The Dark Man grunted, and swung the staff with one hand, wildly, desperately. It dropped in below Drask's guard with his left hand, and stabbed through the scales in his hip. Acidic blood etched the steps of a lethal dance in the floor of the cathedral. Another feint, this time with the dagger, shifted the Dark Man's balance enough that he was forced to retreat. Several steps the fiend backed up, but the staff vanished. It was replaced by a saber in the right hand and a kata on the left wrist--a piercing blade that needed no more guidance than a crude punch.
Frenzy. Charging forward. Dodging backward. Feinting left, stabbing right. Parry. Sidestep a bladed punch, then turn aside a well-aimed sword thrust. Not well enough: blood, seeping down crimson scales. No thinking anymore: just cut. Quickly, decisively. Cut. With grim purpose, with finality. Cut. Faster than the target, faster than thought, faster than reaction. Sacrifice defense as a gain for offense. Give over to rage. Cut. Exist simultaneously in three blades, all focused on the one single other entity in existence. Cut.

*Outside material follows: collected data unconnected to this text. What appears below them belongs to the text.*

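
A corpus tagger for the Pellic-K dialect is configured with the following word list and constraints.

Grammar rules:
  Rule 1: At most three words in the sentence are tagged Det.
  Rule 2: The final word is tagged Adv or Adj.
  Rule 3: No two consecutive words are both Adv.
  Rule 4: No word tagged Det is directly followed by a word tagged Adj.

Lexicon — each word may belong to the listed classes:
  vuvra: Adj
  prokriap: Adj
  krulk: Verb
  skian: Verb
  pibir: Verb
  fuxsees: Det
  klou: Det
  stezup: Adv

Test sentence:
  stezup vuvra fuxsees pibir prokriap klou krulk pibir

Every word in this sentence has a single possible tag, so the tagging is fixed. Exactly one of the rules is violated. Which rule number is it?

Fixed tagging: Adv Adj Det Verb Adj Det Verb Verb.
Applying the rules: R1 ✓, R2 ✗, R3 ✓, R4 ✓.
Only rule 2 fails.

2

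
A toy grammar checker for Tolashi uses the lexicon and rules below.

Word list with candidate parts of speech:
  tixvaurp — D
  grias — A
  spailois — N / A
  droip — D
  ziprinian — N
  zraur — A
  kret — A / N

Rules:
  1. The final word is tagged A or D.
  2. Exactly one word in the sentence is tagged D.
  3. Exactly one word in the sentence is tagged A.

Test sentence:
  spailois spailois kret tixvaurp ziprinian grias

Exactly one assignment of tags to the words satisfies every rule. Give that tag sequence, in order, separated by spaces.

Candidates per position — 1:spailois {N,A}; 2:spailois {N,A}; 3:kret {A,N}; 4:tixvaurp {D}; 5:ziprinian {N}; 6:grias {A}.
Position 1: A is ruled out by rule 3; that leaves N.
Position 2: A is ruled out by rule 3; that leaves N.
Position 3: A is ruled out by rule 3; that leaves N.
That leaves exactly one tagging: N N N D N A.
Checking: rule 1 satisfied; rule 2 satisfied; rule 3 satisfied.

N N N D N A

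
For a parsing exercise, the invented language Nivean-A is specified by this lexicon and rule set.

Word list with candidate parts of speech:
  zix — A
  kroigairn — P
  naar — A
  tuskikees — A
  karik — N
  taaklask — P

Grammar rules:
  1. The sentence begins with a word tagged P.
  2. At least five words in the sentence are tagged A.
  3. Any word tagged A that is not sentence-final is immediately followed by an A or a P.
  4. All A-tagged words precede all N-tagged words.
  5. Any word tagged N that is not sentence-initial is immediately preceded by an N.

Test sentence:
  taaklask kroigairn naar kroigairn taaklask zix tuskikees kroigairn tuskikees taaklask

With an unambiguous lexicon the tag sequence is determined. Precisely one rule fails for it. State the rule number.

Fixed tagging: P P A P P A A P A P.
Checking each rule: R1 holds, R2 violated, R3 holds, R4 holds, R5 holds.
Only rule 2 fails.

2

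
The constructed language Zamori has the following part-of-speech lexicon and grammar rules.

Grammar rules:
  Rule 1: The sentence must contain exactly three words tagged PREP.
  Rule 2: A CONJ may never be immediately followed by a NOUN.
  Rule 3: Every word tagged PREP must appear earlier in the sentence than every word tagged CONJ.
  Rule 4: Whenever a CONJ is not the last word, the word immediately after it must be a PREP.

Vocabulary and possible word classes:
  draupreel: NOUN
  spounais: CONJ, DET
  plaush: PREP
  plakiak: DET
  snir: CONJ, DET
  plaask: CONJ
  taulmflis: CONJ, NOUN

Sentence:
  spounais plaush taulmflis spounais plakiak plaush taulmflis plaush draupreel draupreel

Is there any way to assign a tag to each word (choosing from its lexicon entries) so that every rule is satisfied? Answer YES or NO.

YES

Candidates per position — 1:spounais {CONJ,DET}; 2:plaush {PREP}; 3:taulmflis {CONJ,NOUN}; 4:spounais {CONJ,DET}; 5:plakiak {DET}; 6:plaush {PREP}; 7:taulmflis {CONJ,NOUN}; 8:plaush {PREP}; 9:draupreel {NOUN}; 10:draupreel {NOUN}.
One satisfying assignment: DET PREP NOUN DET DET PREP NOUN PREP NOUN NOUN.
Check: rule 1 satisfied; rule 2 satisfied; rule 3 satisfied; rule 4 satisfied.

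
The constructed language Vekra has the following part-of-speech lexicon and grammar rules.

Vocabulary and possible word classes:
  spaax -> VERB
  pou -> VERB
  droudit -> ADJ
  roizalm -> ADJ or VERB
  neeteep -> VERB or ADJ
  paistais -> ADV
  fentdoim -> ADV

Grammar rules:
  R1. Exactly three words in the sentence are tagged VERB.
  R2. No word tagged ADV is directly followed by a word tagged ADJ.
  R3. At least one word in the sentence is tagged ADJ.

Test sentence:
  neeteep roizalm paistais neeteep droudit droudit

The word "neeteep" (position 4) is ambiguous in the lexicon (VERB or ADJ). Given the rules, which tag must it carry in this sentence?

VERB

Candidates per position — 1:neeteep {VERB,ADJ}; 2:roizalm {ADJ,VERB}; 3:paistais {ADV}; 4:neeteep {VERB,ADJ}; 5:droudit {ADJ}; 6:droudit {ADJ}.
If word 1 were ADJ, no tagging could satisfy rule 1; so word 1 is VERB.
If word 2 were ADJ, no tagging could satisfy rule 1; so word 2 is VERB.
If word 4 were ADJ, no tagging could satisfy rule 1; so word 4 is VERB.
That leaves exactly one tagging: VERB VERB ADV VERB ADJ ADJ.
Verifying each rule — rule 1 satisfied; rule 2 satisfied; rule 3 satisfied.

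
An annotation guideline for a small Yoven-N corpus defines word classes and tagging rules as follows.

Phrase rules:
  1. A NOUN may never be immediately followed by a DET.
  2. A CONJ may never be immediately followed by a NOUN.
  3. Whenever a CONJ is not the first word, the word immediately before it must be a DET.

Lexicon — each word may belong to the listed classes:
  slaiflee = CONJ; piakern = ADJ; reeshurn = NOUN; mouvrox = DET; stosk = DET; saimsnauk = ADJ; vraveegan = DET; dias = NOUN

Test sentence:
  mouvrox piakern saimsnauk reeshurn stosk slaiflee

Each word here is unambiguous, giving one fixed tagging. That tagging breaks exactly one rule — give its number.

1

Fixed tagging: DET ADJ ADJ NOUN DET CONJ.
Rule check: R1 fails, R2 ok, R3 ok.
Only rule 1 fails.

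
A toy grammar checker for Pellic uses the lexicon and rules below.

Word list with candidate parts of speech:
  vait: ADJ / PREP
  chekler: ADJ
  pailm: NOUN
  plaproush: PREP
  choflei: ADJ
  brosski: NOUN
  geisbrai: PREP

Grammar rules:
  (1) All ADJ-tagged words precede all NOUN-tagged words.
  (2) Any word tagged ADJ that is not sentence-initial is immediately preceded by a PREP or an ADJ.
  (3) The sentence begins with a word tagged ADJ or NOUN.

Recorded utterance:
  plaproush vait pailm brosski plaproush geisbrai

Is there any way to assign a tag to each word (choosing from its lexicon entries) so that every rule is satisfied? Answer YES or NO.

NO

Candidates per position — 1:plaproush {PREP}; 2:vait {ADJ,PREP}; 3:pailm {NOUN}; 4:brosski {NOUN}; 5:plaproush {PREP}; 6:geisbrai {PREP}.
Rule 3 cannot be satisfied by any choice of tags from the lexicon.
So there is no consistent tagging.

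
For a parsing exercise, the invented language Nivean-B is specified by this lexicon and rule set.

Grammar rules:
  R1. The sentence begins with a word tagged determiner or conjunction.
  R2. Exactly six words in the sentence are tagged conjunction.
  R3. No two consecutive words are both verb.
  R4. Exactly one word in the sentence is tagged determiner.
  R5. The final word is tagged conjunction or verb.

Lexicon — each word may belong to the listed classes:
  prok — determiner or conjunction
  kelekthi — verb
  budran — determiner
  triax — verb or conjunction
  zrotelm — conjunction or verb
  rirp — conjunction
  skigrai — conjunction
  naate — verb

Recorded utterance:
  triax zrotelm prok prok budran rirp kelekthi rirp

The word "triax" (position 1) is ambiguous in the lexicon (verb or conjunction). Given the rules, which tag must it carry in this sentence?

conjunction

Candidates per position — 1:triax {verb,conjunction}; 2:zrotelm {conjunction,verb}; 3:prok {determiner,conjunction}; 4:prok {determiner,conjunction}; 5:budran {determiner}; 6:rirp {conjunction}; 7:kelekthi {verb}; 8:rirp {conjunction}.
Word 1 cannot be verb — rule 1 would then fail for every completion. It is conjunction.
Word 2 cannot be verb — rule 2 would then fail for every completion. It is conjunction.
Word 3 cannot be determiner — rule 2 would then fail for every completion. It is conjunction.
Word 4 cannot be determiner — rule 2 would then fail for every completion. It is conjunction.
That leaves exactly one tagging: conjunction conjunction conjunction conjunction determiner conjunction verb conjunction.
Rule-by-rule: rule 1 holds; rule 2 holds; rule 3 holds; rule 4 holds; rule 5 holds.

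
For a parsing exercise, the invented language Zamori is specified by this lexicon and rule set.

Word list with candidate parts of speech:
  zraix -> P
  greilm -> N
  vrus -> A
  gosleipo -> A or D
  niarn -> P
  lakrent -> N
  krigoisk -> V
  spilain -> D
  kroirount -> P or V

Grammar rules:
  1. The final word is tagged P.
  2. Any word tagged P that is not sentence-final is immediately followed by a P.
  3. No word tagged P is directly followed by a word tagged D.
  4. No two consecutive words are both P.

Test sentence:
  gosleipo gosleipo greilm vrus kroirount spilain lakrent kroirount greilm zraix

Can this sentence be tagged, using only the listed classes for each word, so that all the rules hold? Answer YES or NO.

Candidates per position — 1:gosleipo {A,D}; 2:gosleipo {A,D}; 3:greilm {N}; 4:vrus {A}; 5:kroirount {P,V}; 6:spilain {D}; 7:lakrent {N}; 8:kroirount {P,V}; 9:greilm {N}; 10:zraix {P}.
One satisfying assignment: D D N A V D N V N P.
Checking: rule 1 ok; rule 2 ok; rule 3 ok; rule 4 ok.

YES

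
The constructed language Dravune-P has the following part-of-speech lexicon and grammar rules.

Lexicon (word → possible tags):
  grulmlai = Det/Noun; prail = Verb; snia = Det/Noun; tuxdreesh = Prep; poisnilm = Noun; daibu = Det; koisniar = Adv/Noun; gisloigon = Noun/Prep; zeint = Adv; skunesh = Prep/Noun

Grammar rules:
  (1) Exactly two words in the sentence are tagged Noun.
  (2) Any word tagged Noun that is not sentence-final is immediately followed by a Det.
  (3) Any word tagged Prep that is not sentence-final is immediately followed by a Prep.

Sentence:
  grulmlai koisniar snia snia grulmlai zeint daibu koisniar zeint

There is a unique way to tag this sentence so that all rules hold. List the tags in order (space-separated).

Det Noun Det Noun Det Adv Det Adv Adv

Candidates per position — 1:grulmlai {Det,Noun}; 2:koisniar {Adv,Noun}; 3:snia {Det,Noun}; 4:snia {Det,Noun}; 5:grulmlai {Det,Noun}; 6:zeint {Adv}; 7:daibu {Det}; 8:koisniar {Adv,Noun}; 9:zeint {Adv}.
At position 1, choosing Noun makes rule 2 impossible to satisfy; hence Det.
At position 5, choosing Noun makes rule 2 impossible to satisfy; hence Det.
At position 8, choosing Noun makes rule 2 impossible to satisfy; hence Adv.
The remaining ambiguous positions (2, 3, 4) are resolved jointly — only one combination satisfies every rule.
The only consistent sequence is: Det Noun Det Noun Det Adv Det Adv Adv.
Checking: rule 1 ok; rule 2 ok; rule 3 ok.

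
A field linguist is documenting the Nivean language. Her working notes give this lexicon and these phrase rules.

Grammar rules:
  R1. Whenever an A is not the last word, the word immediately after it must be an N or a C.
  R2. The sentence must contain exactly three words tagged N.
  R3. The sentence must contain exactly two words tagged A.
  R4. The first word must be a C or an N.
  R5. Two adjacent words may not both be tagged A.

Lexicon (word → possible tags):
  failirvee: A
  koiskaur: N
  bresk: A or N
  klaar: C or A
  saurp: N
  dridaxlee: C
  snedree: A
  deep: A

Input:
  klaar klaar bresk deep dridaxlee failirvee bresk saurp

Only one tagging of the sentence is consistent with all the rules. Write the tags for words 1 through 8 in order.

Candidates per position — 1:klaar {C,A}; 2:klaar {C,A}; 3:bresk {A,N}; 4:deep {A}; 5:dridaxlee {C}; 6:failirvee {A}; 7:bresk {A,N}; 8:saurp {N}.
Position 1: A is ruled out by rule 3; that leaves C.
Position 2: A is ruled out by rule 3; that leaves C.
Position 3: A is ruled out by rule 1; that leaves N.
Position 7: A is ruled out by rule 1; that leaves N.
That leaves exactly one tagging: C C N A C A N N.
Verifying each rule — rule 1 ok; rule 2 ok; rule 3 ok; rule 4 ok; rule 5 ok.

C C N A C A N N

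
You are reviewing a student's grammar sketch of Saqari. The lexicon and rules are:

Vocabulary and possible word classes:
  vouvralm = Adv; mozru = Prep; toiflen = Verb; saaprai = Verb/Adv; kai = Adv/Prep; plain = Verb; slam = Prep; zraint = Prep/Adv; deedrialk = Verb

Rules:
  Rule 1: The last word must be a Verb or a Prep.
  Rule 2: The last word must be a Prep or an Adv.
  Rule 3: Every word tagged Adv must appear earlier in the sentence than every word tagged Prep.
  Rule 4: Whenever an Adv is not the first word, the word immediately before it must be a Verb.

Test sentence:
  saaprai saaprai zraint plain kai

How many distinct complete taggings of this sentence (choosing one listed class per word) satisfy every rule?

Candidates per position — 1:saaprai {Verb,Adv}; 2:saaprai {Verb,Adv}; 3:zraint {Prep,Adv}; 4:plain {Verb}; 5:kai {Adv,Prep}.
There are 16 candidate sequences in total.
The sequences that satisfy every rule: Verb Verb Prep Verb Prep; Verb Verb Adv Verb Prep; Verb Adv Prep Verb Prep; Adv Verb Prep Verb Prep; Adv Verb Adv Verb Prep.
Count = 5.

5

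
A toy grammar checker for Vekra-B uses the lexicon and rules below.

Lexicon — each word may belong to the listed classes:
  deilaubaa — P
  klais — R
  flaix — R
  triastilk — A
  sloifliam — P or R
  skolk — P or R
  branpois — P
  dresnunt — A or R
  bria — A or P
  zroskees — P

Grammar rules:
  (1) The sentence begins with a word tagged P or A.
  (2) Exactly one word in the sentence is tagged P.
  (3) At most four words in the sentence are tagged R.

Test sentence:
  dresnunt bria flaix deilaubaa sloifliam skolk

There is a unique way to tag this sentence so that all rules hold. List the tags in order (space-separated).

Candidates per position — 1:dresnunt {A,R}; 2:bria {A,P}; 3:flaix {R}; 4:deilaubaa {P}; 5:sloifliam {P,R}; 6:skolk {P,R}.
Position 1: tagging it R would leave rule 1 unsatisfiable, so it must be A.
Position 2: tagging it P would leave rule 2 unsatisfiable, so it must be A.
Position 5: tagging it P would leave rule 2 unsatisfiable, so it must be R.
Position 6: tagging it P would leave rule 2 unsatisfiable, so it must be R.
The unique satisfying tagging is: A A R P R R.
Check: rule 1 holds; rule 2 holds; rule 3 holds.

A A R P R R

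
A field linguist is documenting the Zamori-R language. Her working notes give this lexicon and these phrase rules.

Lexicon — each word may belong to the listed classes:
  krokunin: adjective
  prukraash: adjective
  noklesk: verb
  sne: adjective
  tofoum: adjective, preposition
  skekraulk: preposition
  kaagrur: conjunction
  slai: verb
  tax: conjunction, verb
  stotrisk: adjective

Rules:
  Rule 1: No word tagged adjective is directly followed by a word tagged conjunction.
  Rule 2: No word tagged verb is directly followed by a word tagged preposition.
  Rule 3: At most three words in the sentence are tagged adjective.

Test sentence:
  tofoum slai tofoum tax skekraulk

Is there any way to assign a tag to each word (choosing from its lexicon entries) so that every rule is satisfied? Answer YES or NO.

Candidates per position — 1:tofoum {adjective,preposition}; 2:slai {verb}; 3:tofoum {adjective,preposition}; 4:tax {conjunction,verb}; 5:skekraulk {preposition}.
Every candidate sequence violates at least one rule; no consistent tagging exists.

NO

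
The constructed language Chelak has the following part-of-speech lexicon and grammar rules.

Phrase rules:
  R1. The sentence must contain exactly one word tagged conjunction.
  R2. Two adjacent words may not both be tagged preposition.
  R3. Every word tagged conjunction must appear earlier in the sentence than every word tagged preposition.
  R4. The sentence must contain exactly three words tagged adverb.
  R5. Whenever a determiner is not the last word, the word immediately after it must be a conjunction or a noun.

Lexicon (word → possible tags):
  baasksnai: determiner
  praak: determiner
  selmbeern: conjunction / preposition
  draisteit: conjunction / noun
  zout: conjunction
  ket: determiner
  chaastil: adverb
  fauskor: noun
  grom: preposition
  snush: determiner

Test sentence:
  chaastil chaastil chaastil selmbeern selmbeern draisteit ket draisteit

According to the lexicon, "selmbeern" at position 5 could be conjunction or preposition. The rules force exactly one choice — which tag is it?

Candidates per position — 1:chaastil {adverb}; 2:chaastil {adverb}; 3:chaastil {adverb}; 4:selmbeern {conjunction,preposition}; 5:selmbeern {conjunction,preposition}; 6:draisteit {conjunction,noun}; 7:ket {determiner}; 8:draisteit {conjunction,noun}.
Position 5: the remaining choice is settled jointly with positions 4, 6, 8 — only preposition at position 5 is part of a tagging that satisfies every rule.
The unique satisfying tagging is: adverb adverb adverb conjunction preposition noun determiner noun.
Rule-by-rule: rule 1 satisfied; rule 2 satisfied; rule 3 satisfied; rule 4 satisfied; rule 5 satisfied.

preposition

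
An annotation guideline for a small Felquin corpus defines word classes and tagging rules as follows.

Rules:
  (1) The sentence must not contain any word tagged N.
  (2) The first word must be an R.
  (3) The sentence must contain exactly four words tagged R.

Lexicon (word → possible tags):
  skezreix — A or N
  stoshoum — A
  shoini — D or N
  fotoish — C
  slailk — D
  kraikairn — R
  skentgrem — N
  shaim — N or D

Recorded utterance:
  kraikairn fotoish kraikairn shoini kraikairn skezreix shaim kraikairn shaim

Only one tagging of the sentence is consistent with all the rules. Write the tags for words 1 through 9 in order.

R C R D R A D R D

Candidates per position — 1:kraikairn {R}; 2:fotoish {C}; 3:kraikairn {R}; 4:shoini {D,N}; 5:kraikairn {R}; 6:skezreix {A,N}; 7:shaim {N,D}; 8:kraikairn {R}; 9:shaim {N,D}.
At position 4, choosing N makes rule 1 impossible to satisfy; hence D.
At position 6, choosing N makes rule 1 impossible to satisfy; hence A.
At position 7, choosing N makes rule 1 impossible to satisfy; hence D.
At position 9, choosing N makes rule 1 impossible to satisfy; hence D.
That leaves exactly one tagging: R C R D R A D R D.
Check: rule 1 satisfied; rule 2 satisfied; rule 3 satisfied.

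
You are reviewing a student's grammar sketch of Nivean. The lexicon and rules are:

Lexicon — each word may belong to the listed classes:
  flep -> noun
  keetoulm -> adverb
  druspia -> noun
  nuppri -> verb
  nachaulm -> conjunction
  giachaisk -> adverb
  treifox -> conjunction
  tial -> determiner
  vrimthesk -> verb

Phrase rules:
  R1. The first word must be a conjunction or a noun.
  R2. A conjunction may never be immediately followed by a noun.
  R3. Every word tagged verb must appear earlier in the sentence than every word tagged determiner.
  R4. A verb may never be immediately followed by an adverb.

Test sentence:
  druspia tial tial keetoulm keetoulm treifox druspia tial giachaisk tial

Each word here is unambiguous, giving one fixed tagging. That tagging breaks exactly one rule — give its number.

2

Fixed tagging: noun determiner determiner adverb adverb conjunction noun determiner adverb determiner.
Rule check: R1 ok, R2 fails, R3 ok, R4 ok.
Only rule 2 fails.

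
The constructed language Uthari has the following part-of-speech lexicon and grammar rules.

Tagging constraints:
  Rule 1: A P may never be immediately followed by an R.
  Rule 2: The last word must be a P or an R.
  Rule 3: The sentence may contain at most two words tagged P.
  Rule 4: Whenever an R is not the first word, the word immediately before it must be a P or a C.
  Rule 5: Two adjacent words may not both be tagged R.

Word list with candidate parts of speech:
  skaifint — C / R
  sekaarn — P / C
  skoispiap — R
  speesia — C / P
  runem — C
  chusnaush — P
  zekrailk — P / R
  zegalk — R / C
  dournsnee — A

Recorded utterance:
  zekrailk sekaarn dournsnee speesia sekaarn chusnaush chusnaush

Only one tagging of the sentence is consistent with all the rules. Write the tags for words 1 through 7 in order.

Candidates per position — 1:zekrailk {P,R}; 2:sekaarn {P,C}; 3:dournsnee {A}; 4:speesia {C,P}; 5:sekaarn {P,C}; 6:chusnaush {P}; 7:chusnaush {P}.
If word 1 were P, no tagging could satisfy rule 3; so word 1 is R.
If word 2 were P, no tagging could satisfy rule 3; so word 2 is C.
If word 4 were P, no tagging could satisfy rule 3; so word 4 is C.
If word 5 were P, no tagging could satisfy rule 3; so word 5 is C.
That leaves exactly one tagging: R C A C C P P.
Checking: rule 1 satisfied; rule 2 satisfied; rule 3 satisfied; rule 4 satisfied; rule 5 satisfied.

R C A C C P P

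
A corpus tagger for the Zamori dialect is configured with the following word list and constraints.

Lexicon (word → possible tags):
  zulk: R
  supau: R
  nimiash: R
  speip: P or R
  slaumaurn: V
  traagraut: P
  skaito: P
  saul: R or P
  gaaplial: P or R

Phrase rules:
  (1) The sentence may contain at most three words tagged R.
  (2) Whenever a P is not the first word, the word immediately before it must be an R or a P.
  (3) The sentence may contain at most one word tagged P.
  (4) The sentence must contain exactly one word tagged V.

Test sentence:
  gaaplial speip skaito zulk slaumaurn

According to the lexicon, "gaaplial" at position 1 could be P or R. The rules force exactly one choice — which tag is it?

R

Candidates per position — 1:gaaplial {P,R}; 2:speip {P,R}; 3:skaito {P}; 4:zulk {R}; 5:slaumaurn {V}.
If word 1 were P, no tagging could satisfy rule 3; so word 1 is R.
If word 2 were P, no tagging could satisfy rule 3; so word 2 is R.
That leaves exactly one tagging: R R P R V.
Verifying each rule — rule 1 ✓; rule 2 ✓; rule 3 ✓; rule 4 ✓.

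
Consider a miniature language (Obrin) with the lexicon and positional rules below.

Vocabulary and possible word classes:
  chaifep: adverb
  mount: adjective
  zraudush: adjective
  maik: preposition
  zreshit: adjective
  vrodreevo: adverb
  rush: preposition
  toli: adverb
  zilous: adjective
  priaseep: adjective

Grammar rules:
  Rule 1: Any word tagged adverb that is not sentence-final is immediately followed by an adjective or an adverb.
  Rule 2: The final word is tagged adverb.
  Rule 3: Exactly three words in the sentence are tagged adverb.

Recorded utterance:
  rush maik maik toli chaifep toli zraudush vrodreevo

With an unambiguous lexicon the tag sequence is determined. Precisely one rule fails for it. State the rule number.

Fixed tagging: preposition preposition preposition adverb adverb adverb adjective adverb.
Checking each rule: R1 ✓, R2 ✓, R3 ✗.
Only rule 3 fails.

3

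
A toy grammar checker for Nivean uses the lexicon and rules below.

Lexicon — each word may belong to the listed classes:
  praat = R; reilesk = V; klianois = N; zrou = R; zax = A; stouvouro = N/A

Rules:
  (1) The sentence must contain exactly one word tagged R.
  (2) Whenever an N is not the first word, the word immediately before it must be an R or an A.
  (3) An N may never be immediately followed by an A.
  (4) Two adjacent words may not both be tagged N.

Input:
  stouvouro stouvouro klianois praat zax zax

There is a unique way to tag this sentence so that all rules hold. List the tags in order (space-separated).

Candidates per position — 1:stouvouro {N,A}; 2:stouvouro {N,A}; 3:klianois {N}; 4:praat {R}; 5:zax {A}; 6:zax {A}.
At position 2, choosing N makes rule 2 impossible to satisfy; hence A.
At position 1, choosing N makes rule 3 impossible to satisfy; hence A.
That leaves exactly one tagging: A A N R A A.
Rule-by-rule: rule 1 ✓; rule 2 ✓; rule 3 ✓; rule 4 ✓.

A A N R A A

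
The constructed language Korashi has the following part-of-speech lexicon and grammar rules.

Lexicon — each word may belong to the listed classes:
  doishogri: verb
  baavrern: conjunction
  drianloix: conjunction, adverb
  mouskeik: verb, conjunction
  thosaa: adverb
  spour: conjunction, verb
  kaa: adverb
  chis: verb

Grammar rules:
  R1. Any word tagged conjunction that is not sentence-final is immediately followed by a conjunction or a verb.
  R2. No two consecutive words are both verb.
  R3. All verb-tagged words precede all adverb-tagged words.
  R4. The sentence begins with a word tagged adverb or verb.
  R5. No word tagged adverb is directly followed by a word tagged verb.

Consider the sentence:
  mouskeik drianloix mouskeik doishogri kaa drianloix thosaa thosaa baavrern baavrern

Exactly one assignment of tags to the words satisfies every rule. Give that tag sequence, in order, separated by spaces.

verb conjunction conjunction verb adverb adverb adverb adverb conjunction conjunction

Candidates per position — 1:mouskeik {verb,conjunction}; 2:drianloix {conjunction,adverb}; 3:mouskeik {verb,conjunction}; 4:doishogri {verb}; 5:kaa {adverb}; 6:drianloix {conjunction,adverb}; 7:thosaa {adverb}; 8:thosaa {adverb}; 9:baavrern {conjunction}; 10:baavrern {conjunction}.
Word 1 cannot be conjunction — rule 4 would then fail for every completion. It is verb.
Word 2 cannot be adverb — rule 3 would then fail for every completion. It is conjunction.
Word 3 cannot be verb — rule 2 would then fail for every completion. It is conjunction.
Word 6 cannot be conjunction — rule 1 would then fail for every completion. It is adverb.
That leaves exactly one tagging: verb conjunction conjunction verb adverb adverb adverb adverb conjunction conjunction.
Rule-by-rule: rule 1 ✓; rule 2 ✓; rule 3 ✓; rule 4 ✓; rule 5 ✓.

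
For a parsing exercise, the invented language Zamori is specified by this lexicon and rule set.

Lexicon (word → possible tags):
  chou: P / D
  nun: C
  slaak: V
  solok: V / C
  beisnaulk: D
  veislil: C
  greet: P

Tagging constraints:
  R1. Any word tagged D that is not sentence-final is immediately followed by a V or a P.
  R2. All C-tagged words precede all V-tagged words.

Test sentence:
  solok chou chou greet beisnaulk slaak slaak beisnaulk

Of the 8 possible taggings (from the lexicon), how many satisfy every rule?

Candidates per position — 1:solok {V,C}; 2:chou {P,D}; 3:chou {P,D}; 4:greet {P}; 5:beisnaulk {D}; 6:slaak {V}; 7:slaak {V}; 8:beisnaulk {D}.
There are 8 candidate sequences in total.
Checking each against the rules leaves 6 sequences.
Count = 6.

6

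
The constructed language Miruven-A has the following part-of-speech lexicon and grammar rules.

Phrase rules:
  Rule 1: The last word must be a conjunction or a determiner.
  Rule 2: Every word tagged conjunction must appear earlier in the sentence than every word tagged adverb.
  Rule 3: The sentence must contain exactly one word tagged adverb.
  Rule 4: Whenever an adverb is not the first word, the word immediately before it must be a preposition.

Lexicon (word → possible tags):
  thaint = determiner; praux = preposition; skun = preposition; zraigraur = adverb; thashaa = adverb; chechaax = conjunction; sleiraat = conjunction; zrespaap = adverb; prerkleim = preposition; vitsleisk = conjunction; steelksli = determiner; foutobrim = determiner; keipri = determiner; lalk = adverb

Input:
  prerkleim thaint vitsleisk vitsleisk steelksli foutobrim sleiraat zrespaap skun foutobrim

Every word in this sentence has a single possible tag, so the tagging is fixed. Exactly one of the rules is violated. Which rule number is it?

Fixed tagging: preposition determiner conjunction conjunction determiner determiner conjunction adverb preposition determiner.
Rule check: R1 ✓, R2 ✓, R3 ✓, R4 ✗.
Only rule 4 fails.

4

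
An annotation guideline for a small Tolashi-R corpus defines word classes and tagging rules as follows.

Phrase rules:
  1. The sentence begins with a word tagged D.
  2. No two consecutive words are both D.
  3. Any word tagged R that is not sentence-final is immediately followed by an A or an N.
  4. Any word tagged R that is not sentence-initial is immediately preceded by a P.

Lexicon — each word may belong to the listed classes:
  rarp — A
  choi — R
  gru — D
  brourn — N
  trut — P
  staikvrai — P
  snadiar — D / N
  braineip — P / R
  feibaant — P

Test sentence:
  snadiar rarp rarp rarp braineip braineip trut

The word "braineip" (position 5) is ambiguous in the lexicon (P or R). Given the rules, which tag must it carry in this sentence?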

A scream, a hand falling, evaporating. A bloody kata vanishing, leaving the torn flesh it bore to fall to the ground. One less weapon to worry about, but Drask was tiring, losing blood. The Dark Man showed no fatigue, merely redoubled resolve. Saber thrusts came faster, faster. The tide of battle was turning, and black waters raged up against a red shore. The waters came away scarlet. Drask fought to retain control, fought to keep at least some part of his mind actively conscious rather than submitting to his failing instinct and his slowing reactions. The Dark Man triumphed as Drask's arm fell to his side, dagger dropping to the ground, defeated.
The coup de grace never came.
A shield of fire blocked the slash as it came down. Ice and fire hissed as sword and shield clattered. The Dark Man was taken aback, having forgotten something. Having underestimated his prey, his creator, his killer. With a scream of vengeance, Vaelot's Will arced around the other side, neatly beheading the creature born of nightmares. The Dark Man evaporated, turning into an oily black smoke that converged upon Drask, forcing entry through his nose, his eyes, his wounds, his mouth.
'You have bested me, yes. You have killed my incarnation. Yes. But you can never escape me truly, for I am your Darkness, and we shall fight again.'
It was over. The Dark Man was vanquished. For now.
The Dragon hobbled out of the temple, wounded by the Dance. He limped out into the illusory desert, not caring whether he trod on broken glass or cracked sand. He had to find the Alliance, had to rejoin them, before his strength gave out.